La vida cotidiana en un hogar alcohólico: la historia de un marido

Bryan, un miembro anónimo de Al-Anon, comparte cómo el alcoholismo de su esposa y su hijo controlaba todos los aspectos de su vida hasta que encontró Al-Anon.

En las reuniones locales y electrónicas de Al-Anon, los miembros aprenden a tomar el control de sus vidas estableciendo límites y distanciándose de la adicción al alcohol de sus seres queridos. Si su vida parece estar fuera de control debido al consumo de alcohol de un ser querido, considere asistir a algunas reuniones de Al-Anon.

Los grupos de Al-Anon suelen reunirse una vez por semana durante aproximadamente una hora y la asistencia es gratuita. Nuestras reuniones son anónimas, lo que significa que nadie dirá a nadie que usted ha estado allí ni repetirá lo que se ha dicho durante la reunión.

Para obtener más información sobre lo que ocurre en las reuniones de Al-Anon, echa un vistazo nuestras preguntas frecuentes.

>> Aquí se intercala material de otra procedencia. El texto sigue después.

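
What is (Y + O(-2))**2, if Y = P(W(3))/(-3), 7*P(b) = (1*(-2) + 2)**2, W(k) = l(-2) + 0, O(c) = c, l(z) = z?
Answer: 4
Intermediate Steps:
W(k) = -2 (W(k) = -2 + 0 = -2)
P(b) = 0 (P(b) = (1*(-2) + 2)**2/7 = (-2 + 2)**2/7 = (1/7)*0**2 = (1/7)*0 = 0)
Y = 0 (Y = 0/(-3) = 0*(-1/3) = 0)
(Y + O(-2))**2 = (0 - 2)**2 = (-2)**2 = 4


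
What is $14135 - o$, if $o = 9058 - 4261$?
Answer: $9338$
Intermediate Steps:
$o = 4797$ ($o = 9058 - 4261 = 4797$)
$14135 - o = 14135 - 4797 = 9338$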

Esta entrevista fue grabada en la Convención Internacional de Al-Anon de 2018 en Baltimore, Maryland, EE. UU. Se pidió a los miembros que compartieran diversos aspectos del programa de Al-Anon y su experiencia personal.

Se protege el anonimato de los miembros para que puedan compartir abierta y honestamente su experiencia con el problema de alcoholismo de un ser querido y con el programa de Al-Anon.

Las opiniones expresadas en este vídeo son exclusivamente las de la persona que las ha expresado.

Si tu vida parece estar fuera de control debido al alcoholismo de un ser querido, considera asistir a algunas reuniones de Al-Anon.

Transcripción del vídeo

La vida cotidiana en un hogar alcohólico: la historia de un marido

Entrevistador: Bryan, ¿puedes contarnos cómo afectó el alcoholismo, una enfermedad familiar, a la rutina diaria de tu familia y cómo os ayudó Al-Anon?

Bryan: Bueno, cuando entré en Al-Anon, mi vida era ingobernable. Nuestra casa era un caos. Yo tenía un delito grave, mi hijo tenía una orden de detención por un delito grave y vivía en el piso de abajo con su novia. Yo estaba en el trabajo. Era superintendente en la construcción de un rascacielos. Tenía a 500 hombres trabajando en un edificio de 42 pisos y de repente recibí una llamada: «Bryan, tu mujer está en el hospital». Y este era el tipo de cosas que sucedían en mi vida cotidiana. Y en el programa, o en Al-Anon, cuando llegué a las reuniones, las reuniones de Al-Anon, empezaron a compartir conmigo cosas sobre establecer límites y crear un hogar seguro, y lo importante que era eso. Me dijeron que si no quería ser un felpudo andante, tenía que levantarme del suelo. Mi vida estaba controlada por la enfermedad y las acciones de los demás, y yo solo les seguía como el viento de un lugar a otro. Así que nuestro hogar no tenía una rutina, la rutina era el caos. La rutina era una locura, y eso se convirtió en algo normal en nuestro hogar, hasta que llegó Al-Anon. Y una vez que comencé a trabajar los Pasos y a buscar ayuda, éramos un secreto; nuestro hogar era un secreto. Era algo que había guardado bajo llave y en Al-Anon tuve la oportunidad de hablar sobre lo que realmente estaba pasando con personas que lo entendían. Que habían pasado por cosas similares, excepto que ellos eran felices.

Entrevistador: Vaya, sí.

Bryan: Sí, ese poder comenzó a cambiar mi vida en Al-Anon.